CRICKET’S World Cup helped Southampton’s hotel industry buck a national trend and record a big rise in business.

Professional services firm PwC found the UK hotel industry had done disappointing business over the first half of 2019.

But in Southampton, the sector saw business rise 6.2 per cent year-on-year in that period.

The report, called UK Hotels Forecast 2019-2020, reviews hotel performance over the past year and makes predictions for the next 12 months.

During June, Southampton’s occupancy levels were up 4.3 per cent on the same month in 2018, with the average daily rate (ADR) up 11 per cent – from £77.18 in 2018 to £85.75 in June 2019.

The boost coincided with the ICC Cricket World Cup’s five fixtures at the city’s Hampshire Bowl.

But over the past year, Southampton’s room revenue rose 9.8 per cent year-on-year – far ahead of the UK regional average of 2.6 per cent. The first half of 2019 has already seen a rise of 6.2 per cent.

Market conditions for regional hotels are expected to be tougher in 2020, but the report said Southampton’s growth to date in 2019 puts it in a stronger position to deal with the challenge ahead.

PwC forecasts that regional hotels generally will see a 0.6 per cent decline in occupancy growth next year, a slight improvement in room rates but a drop of 0.3 per cent in revenue per available room.

Julian Gray, senior partner at PwC’s Southampton office, said: “It’s fantastic that Southampton’s hotel industry has had such a successful year so far.

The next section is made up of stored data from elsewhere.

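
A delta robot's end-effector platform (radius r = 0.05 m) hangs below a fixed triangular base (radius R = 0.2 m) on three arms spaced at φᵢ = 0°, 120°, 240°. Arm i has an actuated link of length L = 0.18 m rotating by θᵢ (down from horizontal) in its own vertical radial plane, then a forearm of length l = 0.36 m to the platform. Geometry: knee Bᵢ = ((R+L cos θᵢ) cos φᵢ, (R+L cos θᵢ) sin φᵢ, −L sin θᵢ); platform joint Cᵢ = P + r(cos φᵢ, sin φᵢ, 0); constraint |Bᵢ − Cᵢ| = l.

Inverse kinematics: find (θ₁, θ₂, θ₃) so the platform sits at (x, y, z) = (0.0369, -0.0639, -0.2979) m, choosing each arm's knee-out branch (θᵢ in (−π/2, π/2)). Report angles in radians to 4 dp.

θ₁ = 0.4363, θ₂ = 0.9598, θ₃ = 0.4364

φ1=0.0° → target in arm frame (0.0369, -0.0639)
  A=0.1131, B=-0.2979, C=(l²−L²−A²−y'²−z²)/(2L)=-0.0234
  √(A²+B²)=0.3186;  θ1 = -1.2079+1.6443 ≈ 0.4363
arm 2 (φ=120.0°): x'=-0.0738, y'=0.0000
  e−x'=0.2238;  (l²−L²−(e−x')²−y'²−z²)/2L = -0.1156
  γ=atan2(-0.2979,0.2238)=-0.9265;  ψ=arccos(-0.3103)=1.8863;  θ2=γ+ψ≈0.9598
φ3=240.0° → target in arm frame (0.0369, 0.0639)
  A cos θ + B sin θ = C:  0.1131·cos θ + -0.2979·sin θ = -0.0234
  √(A²+B²)=0.3187;  θ3 = -1.2079+1.6443 ≈ 0.4364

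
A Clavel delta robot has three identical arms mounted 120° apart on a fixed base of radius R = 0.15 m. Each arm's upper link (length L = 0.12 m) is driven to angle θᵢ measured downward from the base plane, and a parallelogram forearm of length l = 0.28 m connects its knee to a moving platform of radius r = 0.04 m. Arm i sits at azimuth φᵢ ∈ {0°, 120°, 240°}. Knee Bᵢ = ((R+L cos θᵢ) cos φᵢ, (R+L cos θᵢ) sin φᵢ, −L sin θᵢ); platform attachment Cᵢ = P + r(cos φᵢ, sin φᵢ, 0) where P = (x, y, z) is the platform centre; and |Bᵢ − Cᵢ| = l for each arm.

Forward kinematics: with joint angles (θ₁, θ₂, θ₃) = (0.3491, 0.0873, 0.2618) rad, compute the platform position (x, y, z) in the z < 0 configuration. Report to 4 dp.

arm 1 at φ=0.0°: e+L cos θ1 = 0.2228;  O1 = (0.2228, 0.0000, -0.0410)
O2 = (0.2295·cos120.0°, 0.2295·sin120.0°, -0.0105) = (-0.1148, 0.1988, -0.0105)
O3 = (0.2259·cos240.0°, 0.2259·sin240.0°, -0.0311) = (-0.1130, -0.1956, -0.0311)
subtract pairs → two planes through P
plane₁₂: -0.6751x+0.3976y+0.0612z = 0.0015
det = 0.5311;  x = -0.0016+0.0600z,  y = 0.0010+-0.0519z
sphere 1 gives Az²+Bz+C=0 with A=1.0063, B=0.0551, C=-0.0264;  B²−4AC=0.1092;  roots -0.1915, 0.1368;  negative root z = -0.1915
x = -0.0131, y = 0.0110

(-0.0131, 0.0110, -0.1915)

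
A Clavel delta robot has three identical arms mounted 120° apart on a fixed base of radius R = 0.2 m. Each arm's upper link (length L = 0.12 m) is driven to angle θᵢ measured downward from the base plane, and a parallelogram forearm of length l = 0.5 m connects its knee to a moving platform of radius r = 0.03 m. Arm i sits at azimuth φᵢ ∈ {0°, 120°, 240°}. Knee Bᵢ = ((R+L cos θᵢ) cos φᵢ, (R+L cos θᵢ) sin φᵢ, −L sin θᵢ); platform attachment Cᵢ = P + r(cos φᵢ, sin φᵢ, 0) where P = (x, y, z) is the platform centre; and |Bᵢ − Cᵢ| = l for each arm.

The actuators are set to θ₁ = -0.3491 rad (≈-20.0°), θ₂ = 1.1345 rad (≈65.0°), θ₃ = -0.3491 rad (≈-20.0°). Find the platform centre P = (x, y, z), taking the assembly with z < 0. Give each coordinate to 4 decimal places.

φ1=0.0°: virtual centre (0.2828, 0.0000, 0.0410), radius l
centre 2 = (0.2207·cos120.0°, 0.2207·sin120.0°, -0.1088) = (-0.1104, 0.1911, -0.1088)
centre 3 = (0.2828·cos240.0°, 0.2828·sin240.0°, 0.0410) = (-0.1414, -0.2449, 0.0410)
|centre ₂|²−|centre ₁|² = -0.0211;  |centre ₃|²−|centre ₁|² = 0.0000
linear system: -0.7862x+0.3823y = -0.0211−-0.2996z; -0.8483x+-0.4898y = 0.0000−0.0000z
Cramer: x(z) = 0.0146-0.2069z;  y(z) = -0.0252+0.3583z
into |P−centre ₁|² = l²: 1.1712z² + 0.0108z + -0.1757 = 0;  Δ = 0.8234;  z = -0.3920 or 0.3828 → z<0 root = -0.3920
x = 0.0957, y = -0.1657

(0.0957, -0.1657, -0.3920)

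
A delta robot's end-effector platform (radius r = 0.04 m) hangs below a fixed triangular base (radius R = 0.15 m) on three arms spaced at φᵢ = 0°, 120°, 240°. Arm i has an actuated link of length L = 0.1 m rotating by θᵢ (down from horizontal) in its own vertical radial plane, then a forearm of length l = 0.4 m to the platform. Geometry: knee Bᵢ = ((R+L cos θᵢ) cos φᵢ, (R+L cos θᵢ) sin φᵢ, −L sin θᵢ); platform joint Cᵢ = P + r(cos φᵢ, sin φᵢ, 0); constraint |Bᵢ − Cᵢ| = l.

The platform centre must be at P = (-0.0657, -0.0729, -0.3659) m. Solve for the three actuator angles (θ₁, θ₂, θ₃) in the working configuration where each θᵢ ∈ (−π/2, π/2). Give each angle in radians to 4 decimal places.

rotate P by −φ1: (-0.0657, -0.0729, -0.3659)
  A cos θ + B sin θ = C:  0.1757·cos θ + -0.3659·sin θ = -0.1003
  √(A²+B²)=0.4059;  θ1 = -1.1231+1.8206 ≈ 0.6975
φ2=120.0° → target in arm frame (-0.0303, 0.0933)
  e−x'=0.1403;  (l²−L²−(e−x')²−y'²−z²)/2L = -0.0614
  θ2 = atan2(B,A) + arccos(C/0.3919) = 0.5234
rotate P by −φ3: (0.0960, -0.0204, -0.3659)
  A cos θ + B sin θ = C:  0.0140·cos θ + -0.3659·sin θ = 0.0775
  θ3 = atan2(B,A) + arccos(C/0.3662) = -0.1750

θ₁ = 0.6975, θ₂ = 0.5234, θ₃ = -0.1750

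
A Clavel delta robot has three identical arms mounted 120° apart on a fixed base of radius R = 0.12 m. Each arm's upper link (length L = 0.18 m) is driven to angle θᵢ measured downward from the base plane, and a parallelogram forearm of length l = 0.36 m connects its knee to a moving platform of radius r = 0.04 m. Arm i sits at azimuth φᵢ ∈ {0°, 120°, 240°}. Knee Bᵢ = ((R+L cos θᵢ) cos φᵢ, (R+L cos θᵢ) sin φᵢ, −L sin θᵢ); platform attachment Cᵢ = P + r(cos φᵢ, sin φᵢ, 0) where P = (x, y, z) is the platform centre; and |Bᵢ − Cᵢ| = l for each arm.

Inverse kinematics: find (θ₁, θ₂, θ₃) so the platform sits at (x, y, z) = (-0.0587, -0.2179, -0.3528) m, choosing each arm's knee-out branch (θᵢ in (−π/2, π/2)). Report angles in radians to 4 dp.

φ1=0.0° → target in arm frame (-0.0587, -0.2179)
  A cos θ + B sin θ = C:  0.1387·cos θ + -0.3528·sin θ = -0.2611
  θ1 = atan2(B,A) + arccos(C/0.3791) = 1.1343
rotate P by −φ2: (-0.1594, 0.1598, -0.3528)
  A cos θ + B sin θ = C:  0.2394·cos θ + -0.3528·sin θ = -0.3058
  θ2 = atan2(B,A) + arccos(C/0.4263) = 1.3960
φ3=240.0° → target in arm frame (0.2181, 0.0581)
  A cos θ + B sin θ = C:  -0.1381·cos θ + -0.3528·sin θ = -0.1381
  √(A²+B²)=0.3789;  θ3 = -1.9438+1.9438 ≈ 0.0000

θ₁ = 1.1343, θ₂ = 1.3960, θ₃ = 0.0000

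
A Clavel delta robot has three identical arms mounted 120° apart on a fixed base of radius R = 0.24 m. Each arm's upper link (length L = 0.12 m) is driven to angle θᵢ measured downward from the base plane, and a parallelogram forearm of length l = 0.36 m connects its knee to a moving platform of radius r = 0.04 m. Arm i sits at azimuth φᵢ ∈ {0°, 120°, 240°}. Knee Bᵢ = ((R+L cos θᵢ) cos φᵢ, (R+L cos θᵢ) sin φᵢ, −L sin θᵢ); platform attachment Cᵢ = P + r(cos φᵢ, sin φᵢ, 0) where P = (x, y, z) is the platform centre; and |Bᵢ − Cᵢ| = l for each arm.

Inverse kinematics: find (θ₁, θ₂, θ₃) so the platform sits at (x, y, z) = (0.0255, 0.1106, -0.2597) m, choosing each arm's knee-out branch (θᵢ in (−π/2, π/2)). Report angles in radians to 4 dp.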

This is a dynamic region and it’s exciting it has benefited from hosting global sporting events such as the Cricket World Cup.

“At PwC we are working alongside the Solent Local Enterprise Partnership to develop the Solent’s Local Industrial Strategy. It’s important that in these challenging times we recognise the role the tourism industry has in unlocking the region’s potential, and shaping it’s long-term future.”

Sam Ward, UK hotels leader at PwC, said: “The UK hotel sector is at a pivotal point. Looking ahead to 2020, while hotel performance will vary widely by geography, segment and business model, we remain overall more cautious in our outlook.

“This latest UK Hotels Forecast reflects political and economic uncertainty, weaker business and leisure confidence, and the especially high number of new hotel supply additions in some markets around the UK, which have all created challenging conditions for hoteliers.

“Sporting events have had a positive effect for hotels this summer. The ICC Cricket World Cup in particular helped boost the fortunes and particularly the ADR of hotels in hosting cities London, Manchester, Birmingham, Nottingham, Leeds and Southampton. And UEFA Euro 2020 should equally boost London and Glasgow in 2020.

“However the pressure of rising costs for operating hotels, which continues to increase above UK inflation, puts any modest revenue growth under strain. The devaluation of the pound has also pushed up the cost of importing food and drinks for hotels. Additionally, low UK unemployment rates, a reduction in EU nationals for recruitment due to Brexit concerns, and above-inflation increases in the minimum wage have all contributed to increased costs associated with acquiring, training and retaining staff.”